Esse movimento que Derrida provoca, desestabliliza e põe em cena as aporias que estão na constituição da justiça. Daí é significativo relacionar a fala de Derrida com o espaço de uma escola de direito, como também as articulações e transferências ali produzidas para pensar a possibilidade da justiça. Isto é, o conhecimento especializado do Direito, esse que instrumentaliza seus operadores para dar respostas, pretensamente certas aos mais diversos conflitos que se lhe apresentam, contamina-se com algo que está além da totalidade da ciência, da en-ciclo-paedia. Algo que é mais essencial (e talvez por isso mesmo sofrível) e não se ajusta ou não pode simplesmente ser objeto de uma teoria: a possibilidade da justiça.

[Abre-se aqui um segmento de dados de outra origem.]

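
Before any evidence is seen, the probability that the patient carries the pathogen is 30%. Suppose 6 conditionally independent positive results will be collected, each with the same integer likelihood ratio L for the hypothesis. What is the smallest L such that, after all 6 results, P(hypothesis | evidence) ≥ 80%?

Prior odds = 0.3/0.7 = 3/7.
Target odds = 0.8/0.2 = 4.
Need L⁶ ≥ 4 ÷ (3/7) = 28/3.
1⁶ = 1 < 28/3 ≤ 64 = 2⁶, so L = 2.

2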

Logo no ínico da sua conferência Derrida fala do dever de se endereçar ao público em inglês. Essa responsabilidade de atender a uma demanda acadêmica rearticula o título do colóquio que passa a ter a forma de uma pergunta e levanta, também, uma certa suspeita: est-ce que la déconstruction assure, permet, autorise la possibilité de la justice? (Cardozo Law Review 1990: 920) Essa suspeita acerca da relação entre desconstrução e a possibilidade da justiça descobre outras relações, não menos sofríveis, como a da justiça com o Direito, acerca da qual também suspeitamos. Esse sofrimento que é experimentado pela desconstrução e por aqueles que ela própria faz sofrer é justamente a ausência de um critério mais seguro, de uma resposta certa para a (in)tensa relação entre justiça e Direito.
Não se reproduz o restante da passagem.